Mythos und Wirklichkeit im Fricktaler Museum
Von: Hans Berger
Wohl wie die grosse Mehrheit der politisch interessierten Schweizer*innen, loben gewiss auch die Fricktaler*innen die direkte Demokratie, die besagt, dass immer das Volk das letzte Wort hat. Angesichts der grossen Wandmalerei im Hof des Rheinfelder Rathauses würde Arnold von Winkelried allerdings schon etwas irritiert sein, dass die Rheinfelder noch immer jene Schlacht vom 9. Juli 1386 im Sempach glorifizieren, in der sie an der Seite der Habsburger gegen die Eidgenossen kämpften und verloren. Zu denken gäbe ihm sicher auch, dass die Ortsbürger im Rathaussaal scheinbar unabwendbar unter den Augen der Habsburger Kaiserin Maria Theresia (1717-1780) tagen, respektive Verliebte sich gar ehelichen lassen. Auch könnte sich Winkelried wohl keinen Reim daraus machen, warum die berühmte Habsburgerin im Laufenburger Bezirksgericht noch immer jeder Sitzung beiwohnt. Es sei denn, denkt der Held von 1386, die Fricktaler*innen sympathisieren auch 216 Jahre nach dem von Napoleon verordneten Beitritt zur Eidgenossenschaft wie zuvor mit der Monarchie.
Sonderausstellung „Die Zähringer. Mythos und Wirklichkeit“ im Fricktaler Museum in Rheinfelder
Eine Bestätigung dieser Theorie fände Arnold von Winkelried in der aktuellen Ausstellung vom Fricktaler Museum „Die Zähringer. Mythos und Wirklichkeit“. Da aber die Herzogsherrschaft der Zähringer mit dem Markgraf von Verona Berthold I. (* um 1000; † 1078) seinen Anfang nahm und 1218 mit dem Tod von Berthold V. (* 1186; † 1218) ausstarb, hätte er von den Zähringern vermutlich genau so wenig eine Ahnung gehabt wie dies grossmehrheitlich auch die Fricktaler*innen haben.
Parallelen
Allgemein bekannt ist lediglich, dass Rheinfelden auch Zähringer-Stadt genannt wird und allenfalls noch, dass elf weitere Städte den selben Beinamen tragen. Da aber die Herrschaft der Zähringer ein einheitliches Recht, eine aktive Siedlungspolitik sowie grösstmögliche Freiheit für die Bürger der Städte kennzeichnete, gibt’s durchaus Parallelen zur heutigen Schweiz, womit die mutmassliche Theorie Winkelrieds – zumindest mal stückweise – widerlegt wäre.
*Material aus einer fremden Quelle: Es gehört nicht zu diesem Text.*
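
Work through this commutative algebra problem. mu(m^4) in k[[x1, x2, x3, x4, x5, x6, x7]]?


C(n+d-1,d)=C(10,4)=210


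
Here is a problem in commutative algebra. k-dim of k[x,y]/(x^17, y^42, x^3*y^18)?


k[x,y]/I, I = (x^17, y^42, x^3*y^18)
Rect: 17x42=714. Corner: (17-3)x(42-18)=336.
dim = 714-336 = 378


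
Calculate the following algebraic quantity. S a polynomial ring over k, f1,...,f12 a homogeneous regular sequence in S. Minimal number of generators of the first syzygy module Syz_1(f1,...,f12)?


Regular sequence => Koszul complex is the minimal free resolution.
Syz_1 minimally generated by Koszul relations f_i*e_j - f_j*e_i (i<j): mu(Syz_1) = beta_2 = C(m,2) = m(m-1)/2
m=12
12*11/2 = 66


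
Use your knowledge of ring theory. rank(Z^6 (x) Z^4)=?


rank(M(x)N) = rank(M)*rank(N)
6*4 = 24


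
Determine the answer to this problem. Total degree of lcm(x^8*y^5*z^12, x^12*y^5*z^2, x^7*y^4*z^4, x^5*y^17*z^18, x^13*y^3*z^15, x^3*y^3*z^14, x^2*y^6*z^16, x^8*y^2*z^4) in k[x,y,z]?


lcm = componentwise max:
x: max(8,12,7,5,13,3,2,8)=13
y: max(5,5,4,17,3,3,6,2)=17
z: max(12,2,4,18,15,14,16,4)=18
Total=13+17+18=48


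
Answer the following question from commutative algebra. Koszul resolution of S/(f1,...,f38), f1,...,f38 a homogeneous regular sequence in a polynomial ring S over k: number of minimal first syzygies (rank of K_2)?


Regular sequence => Koszul complex is the minimal free resolution.
Syz_1 minimally generated by Koszul relations f_i*e_j - f_j*e_i (i<j): mu(Syz_1) = beta_2 = C(m,2) = m(m-1)/2
m=38
38*37/2 = 703


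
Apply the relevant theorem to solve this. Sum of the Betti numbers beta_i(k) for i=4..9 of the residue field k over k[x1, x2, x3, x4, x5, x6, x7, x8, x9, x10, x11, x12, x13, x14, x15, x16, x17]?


Koszul resolution: beta_i(k)=C(n,i), n=17
C(17,4)=2380, C(17,5)=6188, C(17,6)=12376, C(17,7)=19448, C(17,8)=24310, C(17,9)=24310
Sum=89012


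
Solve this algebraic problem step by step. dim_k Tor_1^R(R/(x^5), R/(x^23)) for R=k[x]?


Tor_1(R/I,R/J)=(I cap J)/IJ=(x^23)/(x^28)
dim=28-23=min(5,23)=5


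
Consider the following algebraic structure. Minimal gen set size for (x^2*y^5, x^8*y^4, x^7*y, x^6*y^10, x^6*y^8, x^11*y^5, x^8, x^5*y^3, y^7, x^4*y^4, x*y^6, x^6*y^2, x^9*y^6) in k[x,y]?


Remove redundant (divisible by others).
x^6*y^10 redundant.
x^11*y^5 redundant.
x^9*y^6 redundant.
x^8*y^4 redundant.
x^6*y^8 redundant.
Min: x^8, x^7*y, x^6*y^2, x^5*y^3, x^4*y^4, x^2*y^5, x*y^6, y^7
Count=8


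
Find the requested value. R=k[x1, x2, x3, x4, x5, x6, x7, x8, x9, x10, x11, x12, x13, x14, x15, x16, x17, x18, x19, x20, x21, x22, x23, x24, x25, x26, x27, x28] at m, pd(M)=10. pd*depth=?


pd+depth=28
depth=28-10=18
pd*depth=10*18=180


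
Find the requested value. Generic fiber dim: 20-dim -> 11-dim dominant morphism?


dim(fiber)=dim(X)-dim(Y)=20-11=9


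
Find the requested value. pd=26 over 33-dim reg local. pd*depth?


pd+depth=33
depth=33-26=7
pd*depth=26*7=182


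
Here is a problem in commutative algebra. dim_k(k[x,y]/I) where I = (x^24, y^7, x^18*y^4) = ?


k[x,y]/I, I = (x^24, y^7, x^18*y^4)
Rect: 24x7=168. Corner: (24-18)x(7-4)=18.
dim = 168-18 = 150


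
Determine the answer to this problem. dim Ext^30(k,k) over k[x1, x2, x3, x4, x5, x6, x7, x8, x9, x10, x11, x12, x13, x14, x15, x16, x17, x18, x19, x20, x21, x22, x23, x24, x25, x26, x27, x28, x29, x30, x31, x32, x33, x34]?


C(n,i)=C(34,30)=46376


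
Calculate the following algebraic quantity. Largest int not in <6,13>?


gcd(6,13)=1 => F=ab-a-b=6*13-6-13=78-19=59


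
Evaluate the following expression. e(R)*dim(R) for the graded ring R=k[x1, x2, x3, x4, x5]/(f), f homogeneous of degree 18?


e(R)=deg(f)=18, dim(R)=5-1=4
e*dim=18*4=72


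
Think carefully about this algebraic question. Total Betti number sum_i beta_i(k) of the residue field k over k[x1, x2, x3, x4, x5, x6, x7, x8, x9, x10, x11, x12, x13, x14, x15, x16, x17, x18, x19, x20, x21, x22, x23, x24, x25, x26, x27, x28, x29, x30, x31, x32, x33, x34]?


Koszul resolution: beta_i(k)=C(n,i), n=34
sum_i C(34,i) = 2^34 = 17179869184


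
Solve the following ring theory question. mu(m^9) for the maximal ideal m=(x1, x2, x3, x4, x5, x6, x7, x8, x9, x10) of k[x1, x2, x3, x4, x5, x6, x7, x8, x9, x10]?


Graded Nakayama: mu(m^d) = dim_k (m^d/m^(d+1)) = #degree-9 monomials in 10 vars
C(n+d-1,d)=C(18,9)=48620


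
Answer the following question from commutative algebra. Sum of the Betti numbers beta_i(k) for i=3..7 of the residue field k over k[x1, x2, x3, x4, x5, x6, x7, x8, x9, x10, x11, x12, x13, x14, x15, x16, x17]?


Koszul resolution: beta_i(k)=C(n,i), n=17
C(17,3)=680, C(17,4)=2380, C(17,5)=6188, C(17,6)=12376, C(17,7)=19448
Sum=41072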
Vergangenheit, Gegenwart, Zukunft
Kommt die unumstössliche Erkenntnis des ehemaligen deutschen Bundeskanzlers Helmuth Kohl von 1995 hinzu, die da lautet: „Wer die Vergangenheit nicht kennt, kann die Gegenwart nicht verstehen und die Zukunft nicht gestalten.“ Will heissen, weil die Zähringer anno 1130 Rheinfelden das Stadtrecht verliehen und noch heute das Adelsgeschlecht beinah im gleichen Atemzug wie der Stadtname genannt wird, ist es a) an der Zeit und b) höchst spannend, im Fricktaler Museum auf deren Spuren zu wandeln.
Beinah paritätisch
Da die den Zähringern nachgesagten, meist ihnen nicht wohlgesinnten Mythen der Allgemeinheit wenig bekannt sein dürften, die Besucher*innen der Ausstellung damit aber konfrontiert werden, verleiht ihr dies einen weiteren Kick, zumal die Zähringer noch im tiefsten Mittelalter (6. bis 15. Jahrhundert) herrschten. Beim Studium der bebilderten Schrifttafeln kann dann schon ab und an der Eindruck entstehen, dass sich die damalige Epoche punkto Innovation hinter der heutigen nicht zu verstecken braucht und viele der heutigen Selbstverständlichkeiten in jener Zeit wurzeln.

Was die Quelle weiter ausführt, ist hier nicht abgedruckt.